Finding the Seed within Decay
Letter from Co-Editor Caroline Langston
At last we have left summer behind and turned into fall–at least, those of us who are in the Northern Hemisphere. I’d never even thought about that reality until I went to work for a global nonprofit and touched down one late October into a sparkling Johannesburg spring.
Even now, it’s an addendum I always have to remind myself about and one that I still find unsettling, as though my center of stability been knocked off balance. (The same way that, depending on the audience, I find myself shifting in conversation from “AD” to “CE.”)
Those essential contrasts, between stability and flexibility, between the open and the closed, have been on my mind a lot lately. More than just “on my mind,” in fact, they are at a vestibular level of consciousness, something I can almost feel.
My husband has been debilitated by a health crisis for months now, and I have been reminded of the value of the solidity of institutions. Even in this anti-institutional age, the infrastructures of marriage, family, church have held up and sustained me. Even in an increasingly post-Christian America, there’s still a healthy respect for the aspiration that a house should be built with a firm foundation rather than on shifting sand.
At the same time, there’s the necessity to have the kind of foundation that can sway in the wind, if only imperceptibly.
Apparently, I’m not the only one with these preoccupations right now. The links of this edition of Vita Poetica are replete with attempts to find the solid within the ephemeral, to find the germinating seed within the inescapable decay. And in doing so, they describe a spiritual perception that can be both solid and flexible at once.

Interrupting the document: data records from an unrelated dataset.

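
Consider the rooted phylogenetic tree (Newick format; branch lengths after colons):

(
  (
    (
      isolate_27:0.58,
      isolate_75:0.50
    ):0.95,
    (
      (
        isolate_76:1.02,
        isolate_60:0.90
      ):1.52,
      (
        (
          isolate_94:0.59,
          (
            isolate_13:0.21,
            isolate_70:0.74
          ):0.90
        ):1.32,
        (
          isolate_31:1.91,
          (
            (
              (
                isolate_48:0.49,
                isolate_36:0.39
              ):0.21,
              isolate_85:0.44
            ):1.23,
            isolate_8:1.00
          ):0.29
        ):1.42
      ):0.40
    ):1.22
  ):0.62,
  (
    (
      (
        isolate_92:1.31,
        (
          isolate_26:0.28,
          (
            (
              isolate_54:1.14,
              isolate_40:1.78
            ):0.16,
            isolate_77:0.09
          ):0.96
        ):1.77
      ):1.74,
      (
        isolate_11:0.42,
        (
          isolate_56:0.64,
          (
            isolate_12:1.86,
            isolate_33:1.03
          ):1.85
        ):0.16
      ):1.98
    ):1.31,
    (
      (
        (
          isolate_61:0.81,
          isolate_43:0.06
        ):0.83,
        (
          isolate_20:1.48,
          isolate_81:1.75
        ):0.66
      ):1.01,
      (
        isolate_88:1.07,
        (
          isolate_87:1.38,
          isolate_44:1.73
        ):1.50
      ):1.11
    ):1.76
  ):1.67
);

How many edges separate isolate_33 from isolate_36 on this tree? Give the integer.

14

The MRCA of isolate_33 and isolate_36 is the root of the tree.
From isolate_33 up to that node: 6 branches. From isolate_36 up to the same node: 8 branches. Total: 6 + 8 = 14.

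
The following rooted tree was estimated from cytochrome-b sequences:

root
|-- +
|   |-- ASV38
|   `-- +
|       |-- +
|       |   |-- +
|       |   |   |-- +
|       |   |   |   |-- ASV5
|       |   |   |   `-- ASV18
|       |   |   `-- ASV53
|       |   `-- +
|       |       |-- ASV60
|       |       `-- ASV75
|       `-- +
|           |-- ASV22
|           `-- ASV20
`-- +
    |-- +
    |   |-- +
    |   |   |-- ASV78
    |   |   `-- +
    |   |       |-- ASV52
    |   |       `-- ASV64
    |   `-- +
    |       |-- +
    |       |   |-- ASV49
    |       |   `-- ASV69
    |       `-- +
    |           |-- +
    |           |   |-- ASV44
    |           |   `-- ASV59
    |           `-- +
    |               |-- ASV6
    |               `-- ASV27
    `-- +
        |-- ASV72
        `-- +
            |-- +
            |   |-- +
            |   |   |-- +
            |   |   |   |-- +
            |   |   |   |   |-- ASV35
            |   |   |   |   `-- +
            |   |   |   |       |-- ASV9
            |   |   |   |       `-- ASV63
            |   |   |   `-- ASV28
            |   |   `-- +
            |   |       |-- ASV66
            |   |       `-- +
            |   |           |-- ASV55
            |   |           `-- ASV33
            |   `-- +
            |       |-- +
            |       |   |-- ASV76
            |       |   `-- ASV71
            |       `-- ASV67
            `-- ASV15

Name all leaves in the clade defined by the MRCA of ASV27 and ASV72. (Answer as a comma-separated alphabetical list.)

ASV15, ASV27, ASV28, ASV33, ASV35, ASV44, ASV49, ASV52, ASV55, ASV59, ASV6, ASV63, ASV64, ASV66, ASV67, ASV69, ASV71, ASV72, ASV76, ASV78, ASV9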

Consider Maxim Shrayer’s poem “Grapes of Sukkot,” whose self-confessed “immigrant Russian Jew” narrator cultivates a grapevine in a garden heretofore only for flowers—adding spirituality and sustenance. You’ll have to read the whole thing to apprehend the grace of this culminating final stanza:
Three springs and three autumns hence
the vine has spread its veiny dactyls
across the sky and the fence,
forming the panels of a tabernacle—
no longer portable but still transient,
and the clusters of grapes shine upon us
like our ancestors’ desert stars.
Come to think of it, the sukkah is the perfect concrete embodiment of the very condition I’ve been trying to describe: open to the elements, but still boundaried and sheltered, crowned by the sky.
Joel Peckham’s “How to Walk in Space: Untethering” poignantly dramatizes that same twinned balance of freedom and attachment, witnessing as the protagonist’s father lies on his deathbed:
And I thought of those first spacewalkers stepping out from the hatch, a gold-plated umbilicus,
providing breath, while keeping the body tied to the ship. Lifelineand leash at once and all of it circling, tangling, flashing with no up or down to go by but the
blue earth and white of the sun, visorsablaze.
How providential, as well, that this edition’s installment of Rebekah Vickery’s spiritual practice series would be “A Blessing for Your Belly”—enabling us to hallow our very centers of gravity.
Balancing these polarities, may we end up at the acclamation to which Angela Townsend points us in her nonfiction meditation “Less and More”:
I had no idea what God was doing, and unfamiliar confidence that God was good.
In this season, whichever one it is for you, may you be able to hold solidly, and bend with grace.